Coloque-se no cenário que eu vivo hoje. Mesmo morando na parte mais alta de Porto Alegre, fiquei oito dias sem água.
Quando chegou o limite do insuportável, fui de mala e cuia para a cidade litorânea de Tramandaí, na qual permaneci uma semana. Pelo menos tinha água e energia.
Entretanto, por uma série de circunstâncias, não tenho mais carro. Como é longe do centro, Uber pra lá e pra cá. Sem chuva, a pé. Restaurantes abertos em boa parte.
Voltei ao trabalho presencial no Jornal do Comércio. Aí começou a parte 2 do sofrimento. Embora nada comparável aos que perderam tudo.
Acertei em baixar a página 3 do JC mais cedo, sabendo que, a partir de determinada hora, tudo entupia. Batata, como se dizia antigamente.
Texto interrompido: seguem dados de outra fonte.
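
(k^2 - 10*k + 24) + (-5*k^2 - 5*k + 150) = -4*k^2 - 15*k + 174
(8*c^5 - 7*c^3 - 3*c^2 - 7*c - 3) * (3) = 24*c^5 - 21*c^3 - 9*c^2 - 21*c - 9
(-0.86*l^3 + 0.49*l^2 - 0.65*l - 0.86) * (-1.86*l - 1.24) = 1.5996*l^4 + 0.155*l^3 + 0.6014*l^2 + 2.4056*l + 1.0664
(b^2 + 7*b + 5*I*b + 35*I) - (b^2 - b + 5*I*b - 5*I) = 8*b + 40*I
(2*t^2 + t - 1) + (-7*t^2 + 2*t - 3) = -5*t^2 + 3*t - 4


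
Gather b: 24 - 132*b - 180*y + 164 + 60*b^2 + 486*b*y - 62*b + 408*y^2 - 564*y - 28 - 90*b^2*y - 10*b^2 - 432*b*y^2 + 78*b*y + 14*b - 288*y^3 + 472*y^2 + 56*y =b^2*(50 - 90*y) + b*(-432*y^2 + 564*y - 180) - 288*y^3 + 880*y^2 - 688*y + 160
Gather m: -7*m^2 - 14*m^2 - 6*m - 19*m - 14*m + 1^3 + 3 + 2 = -21*m^2 - 39*m + 6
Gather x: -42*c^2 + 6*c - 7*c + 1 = -42*c^2 - c + 1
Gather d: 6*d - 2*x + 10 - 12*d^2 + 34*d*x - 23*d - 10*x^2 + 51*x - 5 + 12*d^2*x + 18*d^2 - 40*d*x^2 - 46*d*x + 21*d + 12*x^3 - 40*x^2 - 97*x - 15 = d^2*(12*x + 6) + d*(-40*x^2 - 12*x + 4) + 12*x^3 - 50*x^2 - 48*x - 10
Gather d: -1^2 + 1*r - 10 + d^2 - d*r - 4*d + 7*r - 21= d^2 + d*(-r - 4) + 8*r - 32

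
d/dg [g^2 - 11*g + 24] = 2*g - 11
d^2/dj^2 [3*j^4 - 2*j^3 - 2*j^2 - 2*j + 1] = 36*j^2 - 12*j - 4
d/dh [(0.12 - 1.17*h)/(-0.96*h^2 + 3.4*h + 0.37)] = (-1.1232*h^2 + 0.2304*h - 0.8409)/(0.9216*h^4 - 6.528*h^3 + 10.8496*h^2 + 2.516*h + 0.1369)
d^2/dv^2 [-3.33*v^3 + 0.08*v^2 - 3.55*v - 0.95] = 0.16 - 19.98*v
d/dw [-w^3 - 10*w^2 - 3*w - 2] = -3*w^2 - 20*w - 3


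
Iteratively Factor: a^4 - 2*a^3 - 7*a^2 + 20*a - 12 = (a - 1)*(a^3 - a^2 - 8*a + 12) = (a - 2)*(a - 1)*(a^2 + a - 6) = (a - 2)*(a - 1)*(a + 3)*(a - 2)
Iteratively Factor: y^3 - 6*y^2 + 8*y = (y - 4)*(y^2 - 2*y) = y*(y - 4)*(y - 2)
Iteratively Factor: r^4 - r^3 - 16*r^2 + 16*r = (r + 4)*(r^3 - 5*r^2 + 4*r) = (r - 1)*(r + 4)*(r^2 - 4*r) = r*(r - 1)*(r + 4)*(r - 4)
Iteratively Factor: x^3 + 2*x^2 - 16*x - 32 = (x + 4)*(x^2 - 2*x - 8) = (x + 2)*(x + 4)*(x - 4)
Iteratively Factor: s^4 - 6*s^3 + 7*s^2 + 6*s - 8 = (s - 2)*(s^3 - 4*s^2 - s + 4) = (s - 2)*(s - 1)*(s^2 - 3*s - 4) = (s - 2)*(s - 1)*(s + 1)*(s - 4)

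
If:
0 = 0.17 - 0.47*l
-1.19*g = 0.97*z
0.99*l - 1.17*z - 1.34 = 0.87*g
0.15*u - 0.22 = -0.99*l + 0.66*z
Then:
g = 1.74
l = 0.36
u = -10.30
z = -2.13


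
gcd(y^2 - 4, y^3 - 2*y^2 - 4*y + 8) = y^2 - 4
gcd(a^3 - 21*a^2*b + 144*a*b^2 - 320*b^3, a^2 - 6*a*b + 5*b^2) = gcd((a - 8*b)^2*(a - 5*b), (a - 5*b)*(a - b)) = a - 5*b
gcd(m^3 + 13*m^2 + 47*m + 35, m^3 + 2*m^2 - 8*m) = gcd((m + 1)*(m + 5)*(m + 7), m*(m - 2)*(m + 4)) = 1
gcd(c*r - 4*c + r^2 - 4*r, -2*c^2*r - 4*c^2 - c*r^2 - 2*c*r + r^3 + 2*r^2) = c + r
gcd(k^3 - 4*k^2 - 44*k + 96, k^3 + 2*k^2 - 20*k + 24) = k^2 + 4*k - 12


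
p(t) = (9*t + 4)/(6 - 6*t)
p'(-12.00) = 0.01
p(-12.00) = -1.33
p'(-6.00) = 0.04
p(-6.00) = -1.19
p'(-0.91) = 0.59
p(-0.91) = -0.37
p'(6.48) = 0.07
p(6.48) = -1.90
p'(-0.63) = 0.82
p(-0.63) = -0.17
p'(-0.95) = 0.57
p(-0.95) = -0.39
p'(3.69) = 0.30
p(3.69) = -2.31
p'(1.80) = 3.39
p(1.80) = -4.21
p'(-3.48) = 0.11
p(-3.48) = -1.02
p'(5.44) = 0.11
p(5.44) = -1.99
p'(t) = 9/(6 - 6*t) + 6*(9*t + 4)/(6 - 6*t)^2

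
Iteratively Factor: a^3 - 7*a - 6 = (a + 1)*(a^2 - a - 6) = (a - 3)*(a + 1)*(a + 2)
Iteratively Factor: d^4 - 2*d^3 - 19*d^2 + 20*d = (d - 5)*(d^3 + 3*d^2 - 4*d) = d*(d - 5)*(d^2 + 3*d - 4) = d*(d - 5)*(d - 1)*(d + 4)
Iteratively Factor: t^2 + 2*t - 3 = (t + 3)*(t - 1)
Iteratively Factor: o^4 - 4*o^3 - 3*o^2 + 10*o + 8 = (o - 4)*(o^3 - 3*o - 2) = (o - 4)*(o + 1)*(o^2 - o - 2) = (o - 4)*(o - 2)*(o + 1)*(o + 1)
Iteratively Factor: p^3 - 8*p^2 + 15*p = (p - 3)*(p^2 - 5*p) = p*(p - 3)*(p - 5)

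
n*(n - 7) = n^2 - 7*n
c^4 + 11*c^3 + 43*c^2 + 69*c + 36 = (c + 1)*(c + 3)^2*(c + 4)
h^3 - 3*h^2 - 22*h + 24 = (h - 6)*(h - 1)*(h + 4)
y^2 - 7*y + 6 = (y - 6)*(y - 1)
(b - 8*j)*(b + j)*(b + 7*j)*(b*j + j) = b^4*j + b^3*j - 57*b^2*j^3 - 56*b*j^4 - 57*b*j^3 - 56*j^4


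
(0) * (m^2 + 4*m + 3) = 0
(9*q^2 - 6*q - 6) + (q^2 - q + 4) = 10*q^2 - 7*q - 2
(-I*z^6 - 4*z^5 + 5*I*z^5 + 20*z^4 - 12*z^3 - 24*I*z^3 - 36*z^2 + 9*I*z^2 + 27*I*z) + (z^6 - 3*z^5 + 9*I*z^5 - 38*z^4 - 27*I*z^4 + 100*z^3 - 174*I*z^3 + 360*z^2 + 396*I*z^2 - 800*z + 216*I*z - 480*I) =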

Na terça-feira, uma soma de circunstâncias causou engarrafamento em boa parte da cidade. E, na área do JC, foi pior. Resumo: não consegui Uber, táxi nem ônibus. Remédio foi caminhar para casa, coisa de 50 minutos. Ufa, eu pensei, pelo menos estou no lar doce lar.
Ontem veio aquele aguaceiro todo e o repique da enchente. Já não é mais castigo para o Rio Grande , é maldição. O remédio foi trabalhar de casa, que não é a mesma coisa que o presencial.
Na administração do dia a dia, mais problemas. A roupa não seca, o supermercado está carente justamente com que eu preciso. A farmácia da esquina fechou.
Durmo mal, bateu a neura. E, então, acordo sobressaltado. Comparando com mais de 500 mil gaúchos sem nada – sem dinheiro, sem emprego, sem casa, sem roupas e sem futuro – eu posso me considerar um felizardo.
No Hino Rio-Grandense, há uma parte que diz “sirvam nossas façanhas de modelo”. Eu não queria essa façanha para sobreviver ao meu pior inimigo.
Sob chuva forte, caminho até o Shopping Total. Não é longe. No entanto, o percurso dobra para evitar poças de água. Mesmo na descida, a água vem dos quintais e das calhas.
Chego no shopping, e minha filha manda SMS informando que ruas do Centro voltaram a alagar, e que as ruas próximas ao jornal também. Então me resigno a trabalhar com o celular.
Antes de chegar, ouço alguém tocando saxofone em uma das residências da rua André Puente. São 11h51min. Passo por um morador de rua dormindo abrigado sob uma estreita marquise. Pobre não dorme, desmaia.
Chego numa cafeteria e peço café e um pão de queijo. Devo me considerar um homem feliz. Tenho teto, família, cama, água potável e comida.